Les agriculteurs du nord-est du Nigeria veulent rentrer chez eux

L’agriculture et la pêche de subsistance ont toujours été les piliers économiques de cette région reculée des contours du lac Tchad, mais huit années de violences et de déplacements massifs de population ont détruit toutes ses ressources.

Aujourd’hui, des millions de personnes souffrent de la faim et certaines zones de l’Etat du Borno, toujours non-accessibles aux humanitaires, pourraient être en situation de famine.

Sur les 2,6 millions de personnes déplacées, plusieurs centaines de milliers vivent toujours dans des camps, où ils dépendent presque exclusivement de l’aide humanitaire pour survivre, lorsqu’ils n’ont pas de famille sur place pour les héberger.

Toutefois, les organisations humanitaires ont annoncé dernièrement que les réductions des budgets avaient entraîné la révision, voire parfois l’annulation, des programmes alimentaires, malgré les taux très élevés de malnutrition, notamment chez les enfants.

Et pour le directeur du syndicat des pêcheurs, Labbo Tahrir, « aucune quantité de nourriture – distribuée par les ONG – ne sera suffisante pour tous (nous) nourrir ».

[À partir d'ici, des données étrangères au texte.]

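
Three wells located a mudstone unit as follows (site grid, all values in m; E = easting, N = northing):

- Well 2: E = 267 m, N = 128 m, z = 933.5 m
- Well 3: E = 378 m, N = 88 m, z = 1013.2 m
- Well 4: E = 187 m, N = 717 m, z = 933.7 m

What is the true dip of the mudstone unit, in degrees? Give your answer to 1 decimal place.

Let the plane be z = a·E + b·N + c.
Well 3−Well 2: 111a − 40b = 79.7;  Well 4−Well 2: −80a + 589b = 0.2.
Solving gives a = 0.75510, b = 0.10290.
Gradient magnitude |∇z| = √(a² + b²) = √(0.57017 + 0.01059) = 0.76208.
True dip = arctan(0.76208) = 37.3°, dipping toward W (azimuth ≈ 262°).

37.3°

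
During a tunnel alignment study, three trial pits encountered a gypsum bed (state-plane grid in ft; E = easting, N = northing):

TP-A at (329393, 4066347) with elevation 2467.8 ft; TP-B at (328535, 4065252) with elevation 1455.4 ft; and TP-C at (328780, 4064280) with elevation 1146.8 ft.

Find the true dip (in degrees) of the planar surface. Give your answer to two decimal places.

36.81°

Let the plane be z = a·E + b·N + c.
TP-B−TP-A: −858a − 1095b = −1012.4;  TP-C−TP-A: −613a − 2067b = −1321.
Solving gives a = 0.58620, b = 0.46525.
Gradient magnitude |∇z| = √(a² + b²) = √(0.34363 + 0.21645) = 0.74838.
True dip = arctan(0.74838) = 36.81°, dipping toward SW (azimuth ≈ 232°).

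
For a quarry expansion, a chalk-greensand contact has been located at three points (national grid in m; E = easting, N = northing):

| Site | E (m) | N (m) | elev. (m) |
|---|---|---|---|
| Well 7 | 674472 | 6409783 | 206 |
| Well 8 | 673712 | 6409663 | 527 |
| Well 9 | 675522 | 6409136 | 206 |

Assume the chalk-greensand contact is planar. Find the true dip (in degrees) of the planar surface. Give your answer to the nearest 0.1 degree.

32.7°

Two edge vectors: Well 7→Well 8 = (-760, -120, 321), Well 7→Well 9 = (1050, -647, 0).
Normal n = (Well 7→Well 8) × (Well 7→Well 9) = (207687, 337050, 617720).
So ∂z/∂E = −n_x/n_z = −0.33622 and ∂z/∂N = −n_y/n_z = −0.54564.
Gradient magnitude |∇z| = √(a² + b²) = √(0.11304 + 0.29772) = 0.64090.
True dip = arctan(0.64090) = 32.7°, dipping toward NNE (azimuth ≈ 032°).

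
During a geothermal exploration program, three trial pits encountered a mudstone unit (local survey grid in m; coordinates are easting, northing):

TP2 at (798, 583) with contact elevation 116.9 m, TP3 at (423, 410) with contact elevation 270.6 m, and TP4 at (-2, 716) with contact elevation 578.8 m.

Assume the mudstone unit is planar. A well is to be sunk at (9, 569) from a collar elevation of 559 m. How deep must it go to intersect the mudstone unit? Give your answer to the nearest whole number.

25 m

Two edge vectors: TP2→TP3 = (-375, -173, 153.7), TP2→TP4 = (-800, 133, 461.9).
Normal n = (TP2→TP3) × (TP2→TP4) = (-100350.8, 50252.5, -188275).
So ∂z/∂easting = −n_x/n_z = −0.53300 and ∂z/∂northing = −n_y/n_z = 0.26691.
Intercept c from TP2: 116.9 + 425.33 − 155.61 = 386.63.
At (9, 569): z_contact = −4.8 + 151.9 + 386.63 = 533.7 m.
Depth below ground = 559 − 533.7 = 25 m.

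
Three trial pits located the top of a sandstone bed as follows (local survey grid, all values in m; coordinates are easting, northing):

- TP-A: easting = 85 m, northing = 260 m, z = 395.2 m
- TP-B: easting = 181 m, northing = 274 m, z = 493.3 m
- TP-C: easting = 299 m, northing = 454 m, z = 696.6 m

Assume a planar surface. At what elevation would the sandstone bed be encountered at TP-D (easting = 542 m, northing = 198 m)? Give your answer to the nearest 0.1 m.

Two edge vectors: TP-A→TP-B = (96, 14, 98.1), TP-A→TP-C = (214, 194, 301.4).
Normal n = (TP-A→TP-B) × (TP-A→TP-C) = (-14811.8, -7941, 15628).
So ∂z/∂easting = −n_x/n_z = 0.94777 and ∂z/∂northing = −n_y/n_z = 0.50813.
Intercept c from TP-A: 395.2 − 80.56 − 132.11 = 182.53.
At (542, 198): z = 513.7 + 100.6 + 182.53 = 796.8 m.

796.8 m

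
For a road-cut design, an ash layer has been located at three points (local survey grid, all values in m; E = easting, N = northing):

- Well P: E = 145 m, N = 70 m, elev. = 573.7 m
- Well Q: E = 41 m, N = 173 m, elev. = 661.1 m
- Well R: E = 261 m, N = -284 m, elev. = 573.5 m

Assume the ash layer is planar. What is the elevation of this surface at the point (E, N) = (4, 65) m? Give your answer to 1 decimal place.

751.0 m

Let the plane be z = a·E + b·N + c.
Well Q−Well P: −104a + 103b = 87.4;  Well R−Well P: 116a − 354b = −0.2.
Solving gives a = −1.24332, b = −0.40685.
Then c = 573.7 − a·145 − b·70 = 782.46.
At (4, 65): z = −5.0 − 26.4 + 782.46 = 751.0 m.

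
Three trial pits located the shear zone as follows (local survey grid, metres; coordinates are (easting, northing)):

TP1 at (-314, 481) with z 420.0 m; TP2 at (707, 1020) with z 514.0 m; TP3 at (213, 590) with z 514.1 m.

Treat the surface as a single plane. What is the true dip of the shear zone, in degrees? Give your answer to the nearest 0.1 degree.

Let the plane be z = a·E + b·N + c.
TP2−TP1: 1021a + 539b = 94;  TP3−TP1: 527a + 109b = 94.1.
Solving gives a = 0.23427, b = −0.26937.
Gradient magnitude |∇z| = √(a² + b²) = √(0.05488 + 0.07256) = 0.35700.
True dip = arctan(0.35700) = 19.6°, dipping toward NW (azimuth ≈ 319°).

19.6°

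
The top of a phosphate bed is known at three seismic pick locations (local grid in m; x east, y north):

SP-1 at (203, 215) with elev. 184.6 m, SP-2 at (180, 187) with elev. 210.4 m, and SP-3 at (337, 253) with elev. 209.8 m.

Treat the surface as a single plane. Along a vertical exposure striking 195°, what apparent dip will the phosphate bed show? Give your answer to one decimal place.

50.3°

Let the plane be z = a·x + b·y + c.
SP-2−SP-1: −23a − 28b = 25.8;  SP-3−SP-1: 134a + 38b = 25.2.
Solving gives a = 0.58582, b = −1.40264.
Unit vector along 195° is (sin 195°, cos 195°) = (-0.2588, -0.9659).
Slope in that direction = a·(-0.2588) + b·(-0.9659) = 1.20322.
Apparent dip = arctan|1.20322| = 50.3° (true dip is 56.7°, so apparent ≤ true as expected).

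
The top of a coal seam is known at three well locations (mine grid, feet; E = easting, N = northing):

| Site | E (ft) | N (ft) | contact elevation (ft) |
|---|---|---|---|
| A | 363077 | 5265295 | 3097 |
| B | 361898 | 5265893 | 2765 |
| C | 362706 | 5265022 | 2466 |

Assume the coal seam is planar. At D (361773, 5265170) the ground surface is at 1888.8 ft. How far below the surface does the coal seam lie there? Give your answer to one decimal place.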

« Le seul moyen d’en finir avec cette famine, c’est que nous puissions rentrer chez nous, cultiver et reconstruire nos vies » confie-t-il à l’AFP.

Ibrahim Mammadu, ancien agriculteur qui avait des rizières dans les terres fertiles en bordure du lac, travaille désormais dans une grande exploitation agricole de tomates, pour 13 dollars par mois (11,6 euros): une somme insuffisante pour nourrir sa famille.

« Si je pouvais retourner dans ma ferme, en un an, tous mes problèmes seraient finis », dit le jeune père de famille de 35 ans. « Je ne veux plus être pauvre ni dépendant. L’agriculture, c’est tout ce que je sais faire. »

Sur les bords du Lac Tchad, la terre est si fertile qu’elle pouvait produire un quart du blé nigérian, soit environ 90.000 tonnes par an, jusqu’en 2014 (chiffres officiels). On pêchait aussi 300.000 tonnes de poissons dans le lac. Mais pêche et agriculture ont décliné, notamment car l’armée nigériane soupçonne agriculteurs et pêcheurs de vendre leur production aux insurgés de Boko Haram ou bien que ces ressources ne soient utilisées pour financer le groupe jihadiste.

Kamai Nkike, coordinateur pour l’Institut international d’agriculture tropicale (IITA), estime que l’activité n’a pas repris depuis environ trois saisons des pluies consécutives. La prochaine, qui commence tout juste, ne donnera rien non plus.

« Cela est devenu quasiment impossible désormais de retourner aux champs dans le nord du Borno », explique-t-il.

– ‘Moitiés de ration’ –

Selon les Nations unies, près de 2 millions de personnes sont dans une situation de famine imminente, et 5,2 millions auront besoin d’assistance d’ici le mois d’août. En début d’année, l’organisation internationale avait demandé aux donateurs un milliard de dollars, mais elle n’a reçu pour l’instant qu’un quart de cette somme.

Elizabeth Bryant, du Programme alimentaire mondial (PAM) en Afrique de l’ouest, regrette que ce manque de financement survienne « pendant la saison des pluies, le pire moment ».

La situation est également aggravée par le retour en masse de 12.000 Nigérians, réfugiés au Cameroun.

Le PAM, qui avait prévu de porter une assistance alimentaire à 1,8 million de personnes, a revu son programme à la baisse, avec seulement 1,3 million.

« On vise désormais les groupes les plus vulnérables: les moins de 2 ans, plutôt que les moins de 5 ans », explique Mme Bryant. « Et on distribue des moitiés de ration ».

Le retour des déplacés chez eux dépendra surtout du niveau de sécurité dans la région. Le gouvernement nigérian et l’armée assurent que le calme est revenu mais le manque d’accès à de nombreux territoires, ainsi que les attaques contre les villages, viennent régulièrement démentir leurs annonces triomphalistes.

Le 20 mai, les jihadistes ont abattu six agriculteurs qui travaillaient dans leurs champs, à proximité de Maiduguri, la capitale du Borno. Mais la plupart des attaques restent, dans leur grande majorité, inconnues: le manque de communication et d’accessibilité rend leur recensement exhaustif impossible.

Et pour M. Nkike, les efforts pour relancer l’agriculture devraient aujourd’hui se concentrer dans le sud du Borno, plus calme, « en attendant que la paix revienne dans la région du lac Tchad ».